Researchers create new model to evaluate AI-generated navigation instructions

A burgeoning subfield of AI focuses on leveraging models to improve the performance of robots that follow instructions given by people. These models generate directions (e.g., "Walk up the stairs and enter the first room on the left") that ostensibly improve robots' navigation performance in simulated and real-world environments. But a study coauthored by Google researchers finds that the models perform only slightly better than template-based techniques that don't rely on AI. Moreover, the coauthors assert that natural language benchmarks including BLEU, ROUGE, METEOR, and CIDEr are ineffective for evaluating the quality of the navigation instructions that the models generate.

Robots that follow natural language instructions could be useful in a range of settings, like industrial warehousing, where workers might not have free hands to man controls. They're also a potential fit for care facilities like nursing homes, where patients and health care providers could instruct robots to perform tasks with verbal commands. Former Misty Robotics CEO Tim Enwall predicted that every home and office will have a robot within 20 years. On the other hand, realists like Ken Goldberg, a professor at the University of California, Berkeley, anticipate it’ll be 5-10 years before we see a mass-produced home robot that can pick up after kids, tidy furniture, prep meals, and carry out other domestic chores.
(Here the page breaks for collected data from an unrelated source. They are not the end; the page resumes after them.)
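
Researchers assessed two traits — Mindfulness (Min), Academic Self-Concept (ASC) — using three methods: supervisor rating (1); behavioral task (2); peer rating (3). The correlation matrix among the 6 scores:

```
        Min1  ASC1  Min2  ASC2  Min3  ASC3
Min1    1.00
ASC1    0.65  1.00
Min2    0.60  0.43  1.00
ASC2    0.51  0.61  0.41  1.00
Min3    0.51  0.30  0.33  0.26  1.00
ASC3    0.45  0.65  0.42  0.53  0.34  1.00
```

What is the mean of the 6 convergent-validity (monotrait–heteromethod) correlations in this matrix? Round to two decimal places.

Convergent values: 0.60, 0.51, 0.33, 0.61, 0.65, 0.53; mean = 3.23/6 = 0.54.

0.54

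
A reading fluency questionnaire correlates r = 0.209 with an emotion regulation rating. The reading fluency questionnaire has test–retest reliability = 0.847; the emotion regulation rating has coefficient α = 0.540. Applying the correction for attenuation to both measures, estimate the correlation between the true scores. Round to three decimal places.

0.309

r_true = r_obs / √(r_xx · r_yy) = 0.209 / √(0.847 × 0.540) = 0.209 / √0.457380 = 0.209 / 0.6763 ≈ 0.309.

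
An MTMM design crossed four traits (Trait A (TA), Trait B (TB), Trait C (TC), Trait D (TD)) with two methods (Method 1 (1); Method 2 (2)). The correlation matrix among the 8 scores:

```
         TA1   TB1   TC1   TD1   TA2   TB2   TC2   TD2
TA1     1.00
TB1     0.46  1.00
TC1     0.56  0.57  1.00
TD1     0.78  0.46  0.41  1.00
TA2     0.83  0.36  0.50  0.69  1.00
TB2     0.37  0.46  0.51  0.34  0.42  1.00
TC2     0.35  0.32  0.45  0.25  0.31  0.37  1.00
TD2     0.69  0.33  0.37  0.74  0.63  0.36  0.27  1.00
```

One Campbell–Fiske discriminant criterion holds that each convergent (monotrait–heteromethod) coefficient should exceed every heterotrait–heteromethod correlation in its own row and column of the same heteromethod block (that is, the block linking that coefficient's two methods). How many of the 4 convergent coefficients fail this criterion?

Checking each validity diagonal entry against its comparison values:
TA (methods 1·2): 0.83 vs {0.37, 0.36, 0.35, 0.50, 0.69, 0.69} → pass.
TB (methods 1·2): 0.46 vs {0.36, 0.37, 0.32, 0.51, 0.33, 0.34} → fail.
TC (methods 1·2): 0.45 vs {0.50, 0.35, 0.51, 0.32, 0.37, 0.25} → fail.
TD (methods 1·2): 0.74 vs {0.69, 0.69, 0.34, 0.33, 0.25, 0.37} → pass.
2 of 4 fail.

2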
The Google coauthors claim their experiments show efforts to improve navigation instruction generators have been hindered by a lack of suitable evaluation metrics. With the exception of SPICE, an imaging captioning benchmark first proposed by Australian National University- and Macquarie University-affiliated researchers, the coauthors found that none of the standard metrics correlated with the outcomes of human wayfinding attempts.

"Existing instruction generators have substantial headroom for improvement," the researchers wrote in a paper detailing their work. "Our results are a timely reminder that textual evaluation metrics should always be validated against human judgments when applied to new domains."

To address this problem, the researchers developed an "instruction-trajectory compatibility" model they claim outperforms existing automatic evaluation metrics without needing reference instructions. They say it can be used in a reinforcement learning setting or to suss out high-quality filtering navigation instructions, among other use cases.

"People [but not machines] are resourceful and may succeed in following poor quality instructions by expending additional effort ... Progress in natural language generation is increasing the demand for evaluation metrics that can accurately evaluate generated text in a variety of domains," the researchers wrote. "Generating grounded navigation instructions is one of the most promising directions for improving the performance of ... wayfinding [robots], and a challenging and important language generation task in its own right."